L’opposition – MR, PTB, CDH et N-VA pour l’essentiel – ne laissera rien passer. L’ex-ministre de l’Environnement, Céline Fremault (CDH), a donné le ton ce jeudi. Elle ne décèle aucun accent révolutionnaire – de nombreuses mesures n’étant finalement que la concrétisation d’intention du gouvernement précédent –, mais s’inquiète pourtant déjà de l’absence de piste pour les financer.
Un passage de l’accord stipule bien qu’“une partie des investissements stratégiques” sera exclue de la trajectoire budgétaire. Mais les experts en matière de finances publiques savent pourtant bien que la marge de manœuvre des Régions est étroite. Car, pour échapper aux contraintes budgétaires imposées par l’Europe, il faut soit négocier un peu de souplesse avec la Commission européenne, soit demander aux autres entités qui composent le pays de dépenser un peu moins qu’elles en ont le droit. Dans les deux cas, c’est très aléatoire.
Une autonomie de 30% en fruits et légumes d'ici 2035?
Parmi les mesures pour soutenir l’agriculture urbaine et périurbaine, on retrouve "des objectifs volontaristes, à savoir la production de minimum 30 % de la consommation annuelle des Bruxellois en fruits et légumes à l’horizon 2035". Rendons à César ce qui appartient à César : cet objectif était déjà défini dans la "Stratégie Good Food", présentée en 2016 et initiée par Céline Frémault (CDH), ex-ministre bruxelloise de l’Environnement.
Des appels à projets ont été lancés ces dernières années pour soutenir les initiatives dans le domaine de l’agriculture urbaine durable en région de Bruxelles-Capitale. Par ailleurs, la Région a participé l’année dernière - pour la première fois - à la Foire de Libramont sous le thème "Qui nourrira nos villes demain ?".
L’une des plus grandes fermes urbaines aquaponiques de la région - et même d’Europe, avec ses 4 000 m2 - se situe sur les toits du Foodmet, sur le site des abattoirs d’Anderlecht. Bref, en matière d’agriculture urbaine, l’accord de gouvernement confirme tout simplement les engagements pris sous la précédente législature. Une tâche, avalisée par le précédent gouvernement mais pas encore réalisée, lui revient : la surface bruxelloise étant insuffisante pour satisfaire l’objectif de 30 %, il faudra conclure des partenariats avec les deux Régions voisines pour "nourrir Bruxelles".
Bruxelles teste le territoire “zéro chômeur de longue durée”
Dans le volet emploi de son accord, le nouveau gouvernement annonce “dans les quartiers statistiquement les plus pertinents, un projet pilote inspiré du modèle des territoires ‘zéro chômeur de longue durée’ et adapté à la réalité urbaine bruxelloise”. L’objectif poursuivi est de “mieux répondre aux besoins de la Région et aux compétences des chercheurs d’emploi”.

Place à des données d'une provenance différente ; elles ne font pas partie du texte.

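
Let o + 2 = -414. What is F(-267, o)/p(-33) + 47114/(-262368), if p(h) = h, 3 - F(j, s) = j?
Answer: -12065687/1443024 ≈ -8.3614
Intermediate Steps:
o = -416 (o = -2 - 414 = -416)
F(j, s) = 3 - j
F(-267, o)/p(-33) + 47114/(-262368) = (3 - 1*(-267))/(-33) + 47114/(-262368) = (3 + 267)*(-1/33) + 47114*(-1/262368) = 270*(-1/33) - 23557/131184 = -90/11 - 23557/131184 = -12065687/1443024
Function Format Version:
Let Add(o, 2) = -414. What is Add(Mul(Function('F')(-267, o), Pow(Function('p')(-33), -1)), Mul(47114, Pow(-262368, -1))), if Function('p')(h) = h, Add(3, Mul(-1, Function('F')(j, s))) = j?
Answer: Rational(-12065687, 1443024) ≈ -8.3614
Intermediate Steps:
o = -416 (o = Add(-2, -414) = -416)
Function('F')(j, s) = Add(3, Mul(-1, j))
Add(Mul(Function('F')(-267, o), Pow(Function('p')(-33), -1)), Mul(47114, Pow(-262368, -1))) = Add(Mul(Add(3, Mul(-1, -267)), Pow(-33, -1)), Mul(47114, Pow(-262368, -1))) = Add(Mul(Add(3, 267), Rational(-1, 33)), Mul(47114, Rational(-1, 262368))) = Add(Mul(270, Rational(-1, 33)), Rational(-23557, 131184)) = Add(Rational(-90, 11), Rational(-23557, 131184)) = Rational(-12065687, 1443024)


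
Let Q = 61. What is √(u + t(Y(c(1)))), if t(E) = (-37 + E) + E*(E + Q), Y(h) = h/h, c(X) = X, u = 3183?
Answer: √3209 ≈ 56.648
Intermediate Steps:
Y(h) = 1
t(E) = -37 + E + E*(61 + E) (t(E) = (-37 + E) + E*(E + 61) = (-37 + E) + E*(61 + E) = -37 + E + E*(61 + E))
√(u + t(Y(c(1)))) = √(3183 + (-37 + 1² + 62*1)) = √(3183 + (-37 + 1 + 62)) = √(3183 + 26) = √3209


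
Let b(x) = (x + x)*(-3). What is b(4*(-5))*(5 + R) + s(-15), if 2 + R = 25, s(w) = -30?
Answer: 3330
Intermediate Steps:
R = 23 (R = -2 + 25 = 23)
b(x) = -6*x (b(x) = (2*x)*(-3) = -6*x)
b(4*(-5))*(5 + R) + s(-15) = (-24*(-5))*(5 + 23) - 30 = -6*(-20)*28 - 30 = 120*28 - 30 = 3360 - 30 = 3330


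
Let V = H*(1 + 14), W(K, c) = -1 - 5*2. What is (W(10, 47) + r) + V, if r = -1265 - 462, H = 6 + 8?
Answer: -1528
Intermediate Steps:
H = 14
W(K, c) = -11 (W(K, c) = -1 - 10 = -11)
r = -1727
V = 210 (V = 14*(1 + 14) = 14*15 = 210)
(W(10, 47) + r) + V = (-11 - 1727) + 210 = -1738 + 210 = -1528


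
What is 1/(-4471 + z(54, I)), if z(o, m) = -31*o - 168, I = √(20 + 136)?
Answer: -1/6313 ≈ -0.00015840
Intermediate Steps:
I = 2*√39 (I = √156 = 2*√39 ≈ 12.490)
z(o, m) = -168 - 31*o
1/(-4471 + z(54, I)) = 1/(-4471 + (-168 - 31*54)) = 1/(-4471 + (-168 - 1674)) = 1/(-4471 - 1842) = 1/(-6313) = -1/6313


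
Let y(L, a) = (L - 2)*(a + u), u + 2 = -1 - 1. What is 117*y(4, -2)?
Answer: -1404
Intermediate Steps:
u = -4 (u = -2 + (-1 - 1) = -2 - 2 = -4)
y(L, a) = (-4 + a)*(-2 + L) (y(L, a) = (L - 2)*(a - 4) = (-2 + L)*(-4 + a) = (-4 + a)*(-2 + L))
117*y(4, -2) = 117*(8 - 4*4 - 2*(-2) + 4*(-2)) = 117*(8 - 16 + 4 - 8) = 117*(-12) = -1404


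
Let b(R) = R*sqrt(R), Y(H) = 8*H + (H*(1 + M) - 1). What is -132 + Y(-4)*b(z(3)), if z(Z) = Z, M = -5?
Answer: -132 - 51*sqrt(3) ≈ -220.33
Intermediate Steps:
Y(H) = -1 + 4*H (Y(H) = 8*H + (H*(1 - 5) - 1) = 8*H + (H*(-4) - 1) = 8*H + (-4*H - 1) = 8*H + (-1 - 4*H) = -1 + 4*H)
b(R) = R**(3/2)
-132 + Y(-4)*b(z(3)) = -132 + (-1 + 4*(-4))*3**(3/2) = -132 + (-1 - 16)*(3*sqrt(3)) = -132 - 51*sqrt(3)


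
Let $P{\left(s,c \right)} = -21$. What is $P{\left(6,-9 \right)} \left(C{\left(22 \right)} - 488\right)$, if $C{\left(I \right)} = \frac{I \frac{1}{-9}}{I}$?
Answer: $\frac{30751}{3} \approx 10250.0$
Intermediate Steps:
$C{\left(I \right)} = - \frac{1}{9}$ ($C{\left(I \right)} = \frac{I \left(- \frac{1}{9}\right)}{I} = \frac{\left(- \frac{1}{9}\right) I}{I} = - \frac{1}{9}$)
$P{\left(6,-9 \right)} \left(C{\left(22 \right)} - 488\right) = - 21 \left(- \frac{1}{9} - 488\right) = \left(-21\right) \left(- \frac{4393}{9}\right) = \frac{30751}{3}$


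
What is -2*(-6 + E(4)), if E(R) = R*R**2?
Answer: -116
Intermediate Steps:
E(R) = R**3
-2*(-6 + E(4)) = -2*(-6 + 4**3) = -2*(-6 + 64) = -2*58 = -116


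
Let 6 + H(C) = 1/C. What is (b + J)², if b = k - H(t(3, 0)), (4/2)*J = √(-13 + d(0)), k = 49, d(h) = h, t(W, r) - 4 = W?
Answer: 589187/196 + 384*I*√13/7 ≈ 3006.1 + 197.79*I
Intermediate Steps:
t(W, r) = 4 + W
H(C) = -6 + 1/C
J = I*√13/2 (J = √(-13 + 0)/2 = √(-13)/2 = (I*√13)/2 = I*√13/2 ≈ 1.8028*I)
b = 384/7 (b = 49 - (-6 + 1/(4 + 3)) = 49 - (-6 + 1/7) = 49 - (-6 + ⅐) = 49 - 1*(-41/7) = 49 + 41/7 = 384/7 ≈ 54.857)
(b + J)² = (384/7 + I*√13/2)²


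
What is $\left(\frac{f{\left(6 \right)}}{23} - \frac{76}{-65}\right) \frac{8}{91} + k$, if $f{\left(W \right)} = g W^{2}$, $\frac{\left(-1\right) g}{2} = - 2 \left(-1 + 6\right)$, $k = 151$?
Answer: $\frac{20931179}{136045} \approx 153.85$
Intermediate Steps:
$g = 20$ ($g = - 2 \left(- 2 \left(-1 + 6\right)\right) = - 2 \left(\left(-2\right) 5\right) = \left(-2\right) \left(-10\right) = 20$)
$f{\left(W \right)} = 20 W^{2}$
$\left(\frac{f{\left(6 \right)}}{23} - \frac{76}{-65}\right) \frac{8}{91} + k = \left(\frac{20 \cdot 6^{2}}{23} - \frac{76}{-65}\right) \frac{8}{91} + 151 = \left(20 \cdot 36 \cdot \frac{1}{23} - - \frac{76}{65}\right) 8 \cdot \frac{1}{91} + 151 = \left(720 \cdot \frac{1}{23} + \frac{76}{65}\right) \frac{8}{91} + 151 = \left(\frac{720}{23} + \frac{76}{65}\right) \frac{8}{91} + 151 = \frac{48548}{1495} \cdot \frac{8}{91} + 151 = \frac{388384}{136045} + 151 = \frac{20931179}{136045}$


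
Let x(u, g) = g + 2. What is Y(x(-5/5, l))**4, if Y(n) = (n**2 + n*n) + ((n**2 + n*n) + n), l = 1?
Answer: 2313441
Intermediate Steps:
x(u, g) = 2 + g
Y(n) = n + 4*n**2 (Y(n) = (n**2 + n**2) + ((n**2 + n**2) + n) = 2*n**2 + (2*n**2 + n) = 2*n**2 + (n + 2*n**2) = n + 4*n**2)
Y(x(-5/5, l))**4 = ((2 + 1)*(1 + 4*(2 + 1)))**4 = (3*(1 + 4*3))**4 = (3*(1 + 12))**4 = (3*13)**4 = 39**4 = 2313441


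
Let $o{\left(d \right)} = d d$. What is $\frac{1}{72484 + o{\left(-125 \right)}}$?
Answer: $\frac{1}{88109} \approx 1.135 \cdot 10^{-5}$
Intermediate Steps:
$o{\left(d \right)} = d^{2}$
$\frac{1}{72484 + o{\left(-125 \right)}} = \frac{1}{72484 + \left(-125\right)^{2}} = \frac{1}{72484 + 15625} = \frac{1}{88109}$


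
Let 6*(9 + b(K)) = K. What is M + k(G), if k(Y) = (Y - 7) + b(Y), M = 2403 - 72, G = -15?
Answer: 4595/2 ≈ 2297.5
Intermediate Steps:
b(K) = -9 + K/6
M = 2331
k(Y) = -16 + 7*Y/6 (k(Y) = (Y - 7) + (-9 + Y/6) = (-7 + Y) + (-9 + Y/6) = -16 + 7*Y/6)
M + k(G) = 2331 + (-16 + (7/6)*(-15)) = 2331 + (-16 - 35/2) = 2331 - 67/2 = 4595/2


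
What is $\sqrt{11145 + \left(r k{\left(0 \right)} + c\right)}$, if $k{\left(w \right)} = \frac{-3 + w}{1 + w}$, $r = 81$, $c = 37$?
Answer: $\sqrt{10939} \approx 104.59$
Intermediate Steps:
$k{\left(w \right)} = \frac{-3 + w}{1 + w}$
$\sqrt{11145 + \left(r k{\left(0 \right)} + c\right)} = \sqrt{11145 + \left(81 \frac{-3 + 0}{1 + 0} + 37\right)} = \sqrt{11145 + \left(81 \cdot 1^{-1} \left(-3\right) + 37\right)} = \sqrt{11145 + \left(81 \cdot 1 \left(-3\right) + 37\right)} = \sqrt{11145 + \left(81 \left(-3\right) + 37\right)} = \sqrt{11145 + \left(-243 + 37\right)} = \sqrt{11145 - 206} = \sqrt{10939}$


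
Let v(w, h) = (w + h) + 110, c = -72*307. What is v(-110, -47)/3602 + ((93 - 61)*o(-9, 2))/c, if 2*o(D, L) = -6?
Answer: -28879/3317442 ≈ -0.0087052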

Le concept de territoire “zéro chômeur de longue durée” (TZCLD) vient de France où, à l’initiative d’ATD-Quart Monde, dix expériences pilotes ont été lancées : dans une zone définie (de quelques milliers d’habitants), il s’agit de proposer à tout chômeur de longue durée (au moins un an) qui le souhaite, un emploi à durée indéterminée et à temps choisi (plein ou partiel) en développant et finançant des activités utiles et non concurrentes des emplois existants, pour répondre aux besoins des habitants, des entreprises ou des institutions. L’idée sous-jacente, c’est que personne n’est inemployable. Mais on part des compétences du chômeur et on lui cherche un emploi, plutôt que de rechercher les compétences nécessaires pour un job.
En principe, le dispositif n’engendre pas de nouvelles dépenses. Le coût du chômage (allocations, accompagnement…) étant remplacé par le coût du salaire (minimum) de la personne mise au travail.

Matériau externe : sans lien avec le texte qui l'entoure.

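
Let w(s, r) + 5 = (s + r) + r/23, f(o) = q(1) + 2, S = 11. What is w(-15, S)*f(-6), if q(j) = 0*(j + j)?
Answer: -392/23 ≈ -17.043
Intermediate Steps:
q(j) = 0 (q(j) = 0*(2*j) = 0)
f(o) = 2 (f(o) = 0 + 2 = 2)
w(s, r) = -5 + s + 24*r/23 (w(s, r) = -5 + ((s + r) + r/23) = -5 + ((r + s) + r*(1/23)) = -5 + ((r + s) + r/23) = -5 + (s + 24*r/23) = -5 + s + 24*r/23)
w(-15, S)*f(-6) = (-5 - 15 + (24/23)*11)*2 = (-5 - 15 + 264/23)*2 = -196/23*2 = -392/23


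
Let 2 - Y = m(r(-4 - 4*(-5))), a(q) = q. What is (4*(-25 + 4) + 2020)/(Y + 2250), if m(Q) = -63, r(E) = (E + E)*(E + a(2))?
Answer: 1936/2315 ≈ 0.83628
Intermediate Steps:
r(E) = 2*E*(2 + E) (r(E) = (E + E)*(E + 2) = (2*E)*(2 + E) = 2*E*(2 + E))
Y = 65 (Y = 2 - 1*(-63) = 2 + 63 = 65)
(4*(-25 + 4) + 2020)/(Y + 2250) = (4*(-25 + 4) + 2020)/(65 + 2250) = (4*(-21) + 2020)/2315 = (-84 + 2020)*(1/2315) = 1936*(1/2315) = 1936/2315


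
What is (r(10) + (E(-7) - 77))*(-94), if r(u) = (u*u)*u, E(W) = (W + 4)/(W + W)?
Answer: -607475/7 ≈ -86782.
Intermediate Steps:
E(W) = (4 + W)/(2*W) (E(W) = (4 + W)/((2*W)) = (4 + W)*(1/(2*W)) = (4 + W)/(2*W))
r(u) = u³ (r(u) = u²*u = u³)
(r(10) + (E(-7) - 77))*(-94) = (10³ + ((½)*(4 - 7)/(-7) - 77))*(-94) = (1000 + ((½)*(-⅐)*(-3) - 77))*(-94) = (1000 + (3/14 - 77))*(-94) = (1000 - 1075/14)*(-94) = (12925/14)*(-94) = -607475/7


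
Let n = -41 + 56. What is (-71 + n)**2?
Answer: 3136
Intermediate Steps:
n = 15
(-71 + n)**2 = (-71 + 15)**2 = (-56)**2 = 3136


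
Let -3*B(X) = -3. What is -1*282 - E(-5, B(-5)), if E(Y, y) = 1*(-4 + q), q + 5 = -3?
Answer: -270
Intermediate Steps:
q = -8 (q = -5 - 3 = -8)
B(X) = 1 (B(X) = -⅓*(-3) = 1)
E(Y, y) = -12 (E(Y, y) = 1*(-4 - 8) = 1*(-12) = -12)
-1*282 - E(-5, B(-5)) = -1*282 - 1*(-12) = -282 + 12 = -270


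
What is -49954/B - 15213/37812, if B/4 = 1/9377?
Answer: -1475987196429/12604 ≈ -1.1710e+8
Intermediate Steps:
B = 4/9377 ≈ 0.00042658
-49954/B - 15213/37812 = -49954/4/9377 - 15213/37812 = -49954*9377/4 - 15213*1/37812 = -234209329/2 - 5071/12604 = -1475987196429/12604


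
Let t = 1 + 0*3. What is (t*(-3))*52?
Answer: -156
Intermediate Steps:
t = 1 (t = 1 + 0 = 1)
(t*(-3))*52 = (1*(-3))*52 = -3*52 = -156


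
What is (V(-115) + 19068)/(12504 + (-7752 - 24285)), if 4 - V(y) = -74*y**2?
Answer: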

Réduire le nombre d’autos, bannir l’essence et le diesel d’ici 2035
Le nouvel exécutif bruxellois entend renforcer les modes de déplacements doux, durables et partagés, ainsi que privilégier les transports en commun. Le covoiturage sera par ailleurs encouragé. Autre volonté bruxelloise : assainir le parc automobile et poursuivre le développement de la zone de basses émissions (LEZ) avec l’aide d’un comité stratégique composé d’experts indépendants. “Le gouvernement affirme sa volonté d’une sortie du diesel au plus tard pour 2030, et de l’essence et du LPG au plus tard pour 2035. Le gouvernement déterminera les mesures d’accompagnement tenant compte de la situation sociale des ménages.”

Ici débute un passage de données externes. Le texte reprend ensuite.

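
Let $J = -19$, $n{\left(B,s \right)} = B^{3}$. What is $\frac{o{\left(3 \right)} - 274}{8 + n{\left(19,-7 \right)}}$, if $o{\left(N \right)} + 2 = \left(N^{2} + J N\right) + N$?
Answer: $- \frac{107}{2289} \approx -0.046745$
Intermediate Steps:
$o{\left(N \right)} = -2 + N^{2} - 18 N$ ($o{\left(N \right)} = -2 + \left(\left(N^{2} - 19 N\right) + N\right) = -2 + \left(N^{2} - 18 N\right) = -2 + N^{2} - 18 N$)
$\frac{o{\left(3 \right)} - 274}{8 + n{\left(19,-7 \right)}} = \frac{\left(-2 + 3^{2} - 54\right) - 274}{8 + 19^{3}} = \frac{\left(-2 + 9 - 54\right) - 274}{8 + 6859} = \frac{-47 - 274}{6867} = \left(-321\right) \frac{1}{6867} = - \frac{107}{2289}$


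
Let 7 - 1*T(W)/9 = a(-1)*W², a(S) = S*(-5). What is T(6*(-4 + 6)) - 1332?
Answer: -7749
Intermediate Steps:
a(S) = -5*S
T(W) = 63 - 45*W² (T(W) = 63 - 9*(-5*(-1))*W² = 63 - 45*W²)
T(6*(-4 + 6)) - 1332 = (63 - 45*36*(-4 + 6)²) - 1332 = (63 - 45*(6*2)²) - 1332 = (63 - 45*12²) - 1332 = (63 - 45*144) - 1332 = (63 - 6480) - 1332 = -6417 - 1332 = -7749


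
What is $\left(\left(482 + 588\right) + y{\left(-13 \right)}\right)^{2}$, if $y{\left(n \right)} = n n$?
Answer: $1535121$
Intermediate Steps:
$y{\left(n \right)} = n^{2}$
$\left(\left(482 + 588\right) + y{\left(-13 \right)}\right)^{2} = \left(\left(482 + 588\right) + \left(-13\right)^{2}\right)^{2} = \left(1070 + 169\right)^{2} = 1239^{2} = 1535121$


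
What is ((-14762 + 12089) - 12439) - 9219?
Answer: -24331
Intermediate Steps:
((-14762 + 12089) - 12439) - 9219 = (-2673 - 12439) - 9219 = -15112 - 9219 = -24331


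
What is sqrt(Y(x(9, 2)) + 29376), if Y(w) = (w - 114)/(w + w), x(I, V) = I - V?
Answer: sqrt(5756198)/14 ≈ 171.37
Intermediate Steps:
Y(w) = (-114 + w)/(2*w) (Y(w) = (-114 + w)/((2*w)) = (-114 + w)*(1/(2*w)) = (-114 + w)/(2*w))
sqrt(Y(x(9, 2)) + 29376) = sqrt((-114 + (9 - 1*2))/(2*(9 - 1*2)) + 29376) = sqrt((-114 + (9 - 2))/(2*(9 - 2)) + 29376) = sqrt((1/2)*(-114 + 7)/7 + 29376) = sqrt((1/2)*(1/7)*(-107) + 29376) = sqrt(-107/14 + 29376) = sqrt(411157/14) = sqrt(5756198)/14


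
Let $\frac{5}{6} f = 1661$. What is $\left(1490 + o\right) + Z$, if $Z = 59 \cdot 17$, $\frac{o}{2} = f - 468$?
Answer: $\frac{27717}{5} \approx 5543.4$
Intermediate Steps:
$f = \frac{9966}{5}$ ($f = \frac{6}{5} \cdot 1661 = \frac{9966}{5} \approx 1993.2$)
$o = \frac{15252}{5}$ ($o = 2 \left(\frac{9966}{5} - 468\right) = 2 \cdot \frac{7626}{5} = \frac{15252}{5} \approx 3050.4$)
$Z = 1003$
$\left(1490 + o\right) + Z = \left(1490 + \frac{15252}{5}\right) + 1003 = \frac{22702}{5} + 1003 = \frac{27717}{5}$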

Cet objectif ne tombe pas de nulle part. Il avait été fixé le 31 mai 2018 par le précédent gouvernement. Objectif réaliste ? Difficile à dire, pour l’instant. En tout cas, l’annonce, en 2018, d’une sortie du diesel avait fait grincer quelques dents, notamment celles de la Fédération belge des carburants, qui estimait que la création de stations-service équipées en gaz naturel ou en électrique serait très onéreuse. Et de souligner qu’il faudrait taxer les véhicules alternatifs pour compenser les accises perçues sur le diesel et l’essence. N’empêche qu’une solution devra s’imposer rapidement : la sortie des carburants fossiles est une condition sine qua non pour préserver la santé des Bruxellois, lutter contre le réchauffement climatique mais aussi pour respecter l’accord de Paris. Pour mémoire, cet accord vise à limiter la hausse des températures à deux degrés, ce qui passe obligatoirement par la réduction des émissions de gaz à effet de serre.
Bruxelles, capitale culturelle 2030 ? Un défi pas simple à relever
L’accord de gouvernement pour la Région bruxelloise confirme la volonté du ministre-Président Rudi Vervoort, annoncée depuis quelques années déjà, de déposer la candidature de Bruxelles comme capitale culturelle européenne en 2030. Avec Kanal qui s’ouvre en 2023 comme “moteur”.
Les pays de l’Union européenne peuvent tour à tour obtenir ce label de capitale culturelle qui permet de “vendre” formidablement une de leurs villes. Ce fut le cas déjà en Belgique avec Anvers en 1993, Bruxelles déjà en 2000, Bruges en 2002 et Mons en 2015. Le prochain tour pour la Belgique est bien en 2030, en même temps que Chypre. Le dépôt de candidatures devrait déjà se faire en 2024. Mais d’autres candidats belges seront en lice. Courtrai devrait déposer sa candidature et on dit que Liège et Charleroi se tâtent.
L’expérience de Mons 2015 a montré qu’une candidature se préparait avec le choix d’un commissaire général, huit à dix ans avant, donc dès 2020-2022. Et qu’il fallait un budget d’au moins 70 millions d’euros sans compter les investissements d’infrastructures. Ce fut le cas de Mons 2015, petite ville par rapport à Bruxelles.
Le jeu en vaut la chandelle. L’expérience de Bruxelles 2000 a généré des traumatismes. Mais elle permit aussi un changement capital de mentalités à Bruxelles, faisant collaborer les opérateurs bruxellois des deux Communautés pour la première fois.